Ir al dentista siempre fue un dolor de muelas para mí. Yo le llamaba ir al odiontólogo. Experiencias infantiles desafortunadas con técnicas de otra época se encargaron de procurarme un miedo que ahora se multiplicaba porque el paciente no era yo, sino mi hija.
Pues bien, debo reconocer que hoy apenas han bastado treinta minutos para modificar completamente mi meme mental. Lo de hoy no ha sido un empaste, ha sido una obra de arte. Una coreografía de artistas. Un engranaje perfectamente engrasado en el que cada pieza sabía perfectamente qué hacer y sin ningún movimiento de más. Un ejemplo de empatía máxima con el paciente (una niña de siete años) a quien no han parado de anticiparle de manera cuidadosamente pedagógica todo cuanto iba a pasar, consiguiendo reducir enormemente su ansiedad anticipatoria. Excelencia profesional y maestría emocional. Máximo cariño y pasión en lo que uno hace para procurar una experiencia única. Una clase magistral de Customer Experience. Y mi hija saliendo de la consulta diciéndome "estoy encantada con este doctor. Me cuenta todo lo que va a hacerme y así no tengo nada de miedo"
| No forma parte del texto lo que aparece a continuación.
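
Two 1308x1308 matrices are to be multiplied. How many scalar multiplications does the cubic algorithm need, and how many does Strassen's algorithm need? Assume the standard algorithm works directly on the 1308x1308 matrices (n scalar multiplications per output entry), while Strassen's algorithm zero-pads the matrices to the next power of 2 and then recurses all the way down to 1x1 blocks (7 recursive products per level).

Matrix multiplication for 1308x1308 matrices:

Strassen's algorithm requires power-of-2 dimensions. Pad 1308x1308 to 2048x2048 (next power of 2).

Standard algorithm: 1308^3 = 2237810112 multiplications
Strassen's algorithm: 7^(log2(2048)) = 7^11 = 1977326743 multiplications
Savings: 2237810112 - 1977326743 = 260483369 multiplications

Standard: 2237810112 multiplications (1308^3). Strassen: 1977326743 multiplications (7^11, after padding to 2048x2048). Strassen reduces 8 recursive multiplications to 7 at each level.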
Y todo ello provoca que pases del "qué caro" previo a un "qué barato" en sólo treinta minutos. Y provoca que no me plantee ir a ningún otro médico. Y provoca que lo vaya a recomendar tantas veces como pueda. El resultado es que el precio pasa a ser irrelevante y el valor, incalculable.
Hoy compruebo con optimismo que cada vez más son las empresas que entienden la importancia de procurar experiencias positivas a sus clientes, máxime cuando estos clientes son pacientes y, en este caso, niños.